Industrie 4.0
Künstliche Intelligenz als reale Hilfe
Die Wissenschaftliche Gesellschaft für Produktionstechnik (WGP) hat den Handlungsleitfaden „KI in der Produktion – Künstliche Intelligenz erschließen für Unternehmen“ vorgestellt, um den Einsatz der künstlichen Intelligenz in der Produktion voranzutreiben.

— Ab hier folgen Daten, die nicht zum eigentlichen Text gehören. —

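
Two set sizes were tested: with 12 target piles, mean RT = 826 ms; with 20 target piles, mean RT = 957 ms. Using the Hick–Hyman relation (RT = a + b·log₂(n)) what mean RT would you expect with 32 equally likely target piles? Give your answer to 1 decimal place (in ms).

RT is linear in log₂ n, so two points fix the line:
  b = (957 − 826) / (log₂ 20 − log₂ 12) = 131 / (4.3219 − 3.5850) = 177.756 ms/bit
  a = 826 − 177.756 × 3.5850 = 188.752 ms
Then RT(32) = 188.752 + 177.756 × log₂ 32 = 188.752 + 177.756 × 5 ≈ 1077.531 ms.

1077.5 ms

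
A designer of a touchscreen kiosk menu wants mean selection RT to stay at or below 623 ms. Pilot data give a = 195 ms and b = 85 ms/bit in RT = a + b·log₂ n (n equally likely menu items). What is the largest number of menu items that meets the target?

32

Information budget: (623 − 195)/85 = 5.0353 bits, so n ≤ 2^5.0353 = 32.793 → at most 32.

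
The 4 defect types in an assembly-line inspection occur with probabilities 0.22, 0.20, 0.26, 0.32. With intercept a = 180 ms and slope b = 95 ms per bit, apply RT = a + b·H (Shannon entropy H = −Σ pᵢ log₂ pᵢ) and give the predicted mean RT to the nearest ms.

H = 0.22·log₂(1/0.22) + 0.20·log₂(1/0.20) + 0.26·log₂(1/0.26) + 0.32·log₂(1/0.32) = 1.9763 bits.
RT = 180 + 95 × 1.9763 = 367.75 ms.

368 ms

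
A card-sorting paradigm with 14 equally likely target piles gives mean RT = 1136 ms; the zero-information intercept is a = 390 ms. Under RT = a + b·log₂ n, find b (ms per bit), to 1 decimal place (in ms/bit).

b = (1136 − 390) / log₂(14) = 746 / 3.8074 = 195.937 ms/bit.

195.9 ms/bit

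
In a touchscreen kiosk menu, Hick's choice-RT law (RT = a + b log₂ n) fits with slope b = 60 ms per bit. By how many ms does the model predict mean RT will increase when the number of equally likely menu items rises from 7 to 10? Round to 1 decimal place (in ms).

30.9 ms

Only the slope matters, since a is common to both: ΔRT = b·log₂(n₂/n₁).
log₂(10) − log₂(7) = 3.3219 − 2.8074 = 0.5146.
ΔRT = 60 × 0.5146 = 30.874 ms.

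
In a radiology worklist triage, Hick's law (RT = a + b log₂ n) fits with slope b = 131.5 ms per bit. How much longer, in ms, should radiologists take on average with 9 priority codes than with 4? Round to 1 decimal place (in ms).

Only the slope matters, since a is common to both: ΔRT = b·log₂(n₂/n₁).
log₂(9) − log₂(4) = 3.1699 − 2 = 1.1699.
ΔRT = 131.5 × 1.1699 = 153.845 ms.

153.8 ms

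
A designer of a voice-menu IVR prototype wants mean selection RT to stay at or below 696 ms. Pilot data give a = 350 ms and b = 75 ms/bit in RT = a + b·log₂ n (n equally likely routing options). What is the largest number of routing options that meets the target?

75·log₂ n ≤ 696 − 350 = 346, giving log₂ n ≤ 4.6133 and n ≤ 24.477. The largest whole number is 24.

24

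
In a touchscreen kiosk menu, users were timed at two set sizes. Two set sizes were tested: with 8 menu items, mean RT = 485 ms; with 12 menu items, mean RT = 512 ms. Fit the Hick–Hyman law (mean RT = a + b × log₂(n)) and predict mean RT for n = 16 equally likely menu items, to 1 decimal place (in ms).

531.2 ms

With log₂ n on the abscissa the relation is linear; from the two conditions:
  b = (512 − 485) / (log₂ 12 − log₂ 8) = 27 / (3.5850 − 3) = 46.157 ms/bit
  a = 485 − 46.157 × 3 = 346.530 ms
Then RT(16) = 346.530 + 46.157 × log₂ 16 = 346.530 + 46.157 × 4 ≈ 531.157 ms.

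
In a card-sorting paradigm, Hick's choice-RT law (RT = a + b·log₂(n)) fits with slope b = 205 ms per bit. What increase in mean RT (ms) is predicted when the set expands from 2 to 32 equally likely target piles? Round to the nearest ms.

820 ms

Only the slope matters, since a is common to both: ΔRT = b·log₂(n₂/n₁).
log₂(32) − log₂(2) = log₂(32/2) = log₂(16) = 4.
ΔRT = 205 × 4.0000 = 820.000 ms.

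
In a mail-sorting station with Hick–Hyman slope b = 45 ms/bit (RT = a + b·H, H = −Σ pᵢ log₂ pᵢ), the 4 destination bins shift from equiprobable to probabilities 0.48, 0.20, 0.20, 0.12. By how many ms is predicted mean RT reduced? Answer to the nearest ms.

9 ms

The RT saving is b·ΔH. Equiprobable H₀ = log₂(4) = 2.0000 bits; with the given probabilities H = 1.8041 bits.
b·(H₀ − H) = 45 × (2.0000 − 1.8041) = 8.82 ms.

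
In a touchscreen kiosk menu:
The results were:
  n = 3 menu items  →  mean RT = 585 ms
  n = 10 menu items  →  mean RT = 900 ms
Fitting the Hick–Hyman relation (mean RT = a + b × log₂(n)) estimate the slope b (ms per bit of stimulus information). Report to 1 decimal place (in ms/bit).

181.4 ms/bit

b = (RT₂ − RT₁)/(log₂ n₂ − log₂ n₁) = (900 − 585)/(3.3219 − 1.5850) = 181.351 ms/bit.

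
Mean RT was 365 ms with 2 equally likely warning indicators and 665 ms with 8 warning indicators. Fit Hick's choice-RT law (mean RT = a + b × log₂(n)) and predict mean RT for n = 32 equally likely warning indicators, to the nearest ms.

965 ms

Fit slope and intercept:
  b = (665 − 365) / (log₂ 8 − log₂ 2) = 300 / (3 − 1) = 150 ms/bit
  a = 365 − 150 × 1 = 215 ms
Then RT(32) = 215 + 150 × log₂ 32 = 215 + 150 × 5 ≈ 965.000 ms.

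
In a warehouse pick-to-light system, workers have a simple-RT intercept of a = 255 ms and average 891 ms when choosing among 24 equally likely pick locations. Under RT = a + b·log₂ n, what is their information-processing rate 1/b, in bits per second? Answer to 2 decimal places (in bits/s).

7.21 bits/s

b = (891 − 255)/log₂ 24 = 636/4.5850 = 138.714 ms per bit = 0.13871 s/bit; the reciprocal is 7.209 bits/s.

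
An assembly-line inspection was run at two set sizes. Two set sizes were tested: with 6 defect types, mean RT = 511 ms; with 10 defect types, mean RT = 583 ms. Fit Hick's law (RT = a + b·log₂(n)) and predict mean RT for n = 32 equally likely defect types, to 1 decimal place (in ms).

746.9 ms

RT is linear in log₂ n, so two points fix the line:
  b = (583 − 511) / (log₂ 10 − log₂ 6) = 72 / (3.3219 − 2.5850) = 97.698 ms/bit
  a = 511 − 97.698 × 2.5850 = 258.455 ms
Then RT(32) = 258.455 + 97.698 × log₂ 32 = 258.455 + 97.698 × 5 ≈ 746.944 ms.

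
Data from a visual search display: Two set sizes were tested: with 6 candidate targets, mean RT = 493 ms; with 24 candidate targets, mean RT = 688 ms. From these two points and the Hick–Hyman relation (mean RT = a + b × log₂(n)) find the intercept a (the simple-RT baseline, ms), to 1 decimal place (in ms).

Slope: b = (688 − 493) / (log₂ 24 − log₂ 6) = 195/2.0000 = 97.500 ms/bit.
a = RT₁ − b·log₂ n₁ = 493 − 97.500 × 2.5850 = 240.966 ms.

241.0 ms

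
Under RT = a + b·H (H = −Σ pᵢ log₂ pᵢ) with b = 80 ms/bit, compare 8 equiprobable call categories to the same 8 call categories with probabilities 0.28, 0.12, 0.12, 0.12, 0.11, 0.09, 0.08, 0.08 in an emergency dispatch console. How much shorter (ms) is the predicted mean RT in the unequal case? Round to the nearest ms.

Equiprobable entropy H₀ = log₂ 8 = 3.0000 bits.
Skewed entropy H = −Σ pᵢ log₂ pᵢ = 2.8614 bits.
ΔRT = b·(H₀ − H) = 80 × 0.1386 = 11.09 ms.

11 ms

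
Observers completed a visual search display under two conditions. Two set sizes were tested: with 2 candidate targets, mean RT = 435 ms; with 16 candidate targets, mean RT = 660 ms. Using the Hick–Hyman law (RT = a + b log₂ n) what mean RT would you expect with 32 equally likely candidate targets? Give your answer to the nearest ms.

735 ms

Solve the two-equation system in a and b:
  b = (660 − 435) / (log₂ 16 − log₂ 2) = 225 / (4 − 1) = 75 ms/bit
  a = 435 − 75 × 1 = 360 ms
Then RT(32) = 360 + 75 × log₂ 32 = 360 + 75 × 5 ≈ 735.000 ms.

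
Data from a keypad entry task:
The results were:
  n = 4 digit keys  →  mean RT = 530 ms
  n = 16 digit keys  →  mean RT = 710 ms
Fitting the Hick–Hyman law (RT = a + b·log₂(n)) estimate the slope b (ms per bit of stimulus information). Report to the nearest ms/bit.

Slope: b = (710 − 530) / (log₂ 16 − log₂ 4) = 180/2.0000 = 90 ms/bit.

90 ms/bit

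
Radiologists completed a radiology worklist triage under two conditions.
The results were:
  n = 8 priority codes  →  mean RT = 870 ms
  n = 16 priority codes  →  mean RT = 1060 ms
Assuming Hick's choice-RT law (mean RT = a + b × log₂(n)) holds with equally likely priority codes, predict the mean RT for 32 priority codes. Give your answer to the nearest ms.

1250 ms

Solve the two-equation system in a and b:
  b = (1060 − 870) / (log₂ 16 − log₂ 8) = 190 / (4 − 3) = 190 ms/bit
  a = 870 − 190 × 3 = 300 ms
Then RT(32) = 300 + 190 × log₂ 32 = 300 + 190 × 5 ≈ 1250.000 ms.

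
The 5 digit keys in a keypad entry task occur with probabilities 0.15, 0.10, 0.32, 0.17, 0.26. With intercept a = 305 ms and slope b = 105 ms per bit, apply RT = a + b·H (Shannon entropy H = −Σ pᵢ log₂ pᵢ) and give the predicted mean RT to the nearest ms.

H = 0.15·log₂(1/0.15) + 0.10·log₂(1/0.10) + 0.32·log₂(1/0.32) + 0.17·log₂(1/0.17) + 0.26·log₂(1/0.26) = 2.2086 bits.
RT = 305 + 105 × 2.2086 = 536.91 ms.

537 ms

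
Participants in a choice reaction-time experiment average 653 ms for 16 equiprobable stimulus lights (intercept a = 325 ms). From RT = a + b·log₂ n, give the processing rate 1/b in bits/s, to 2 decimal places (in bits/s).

12.20 bits/s

Choice component = 653 − 325 = 328 ms over log₂(16) = 4 bits.
b = 328 / 4 = 82.000 ms/bit, so 1/b = 12.195 bits/s.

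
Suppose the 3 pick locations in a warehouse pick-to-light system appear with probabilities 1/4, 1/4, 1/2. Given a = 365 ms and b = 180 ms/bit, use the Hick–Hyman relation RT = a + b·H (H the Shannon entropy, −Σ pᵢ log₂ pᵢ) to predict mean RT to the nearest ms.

635 ms

H = −Σ pᵢ log₂ pᵢ = 0.25·2 + 0.25·2 + 0.5·1 = 1.500 bits.
RT = 365 + 180 × 1.500 = 635.00 ms.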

Der Zusammenschluss deutscher Professoren der Produktionstechnik hat das Standpunktpapier dem Bundesministerium für Wirtschaft und Energie (BMWi) übergeben. Vertreter der Enquête-Kommission „Künstliche Intelligenz“ des Bundestages haben den Handlungsleitfaden in Empfang genommen.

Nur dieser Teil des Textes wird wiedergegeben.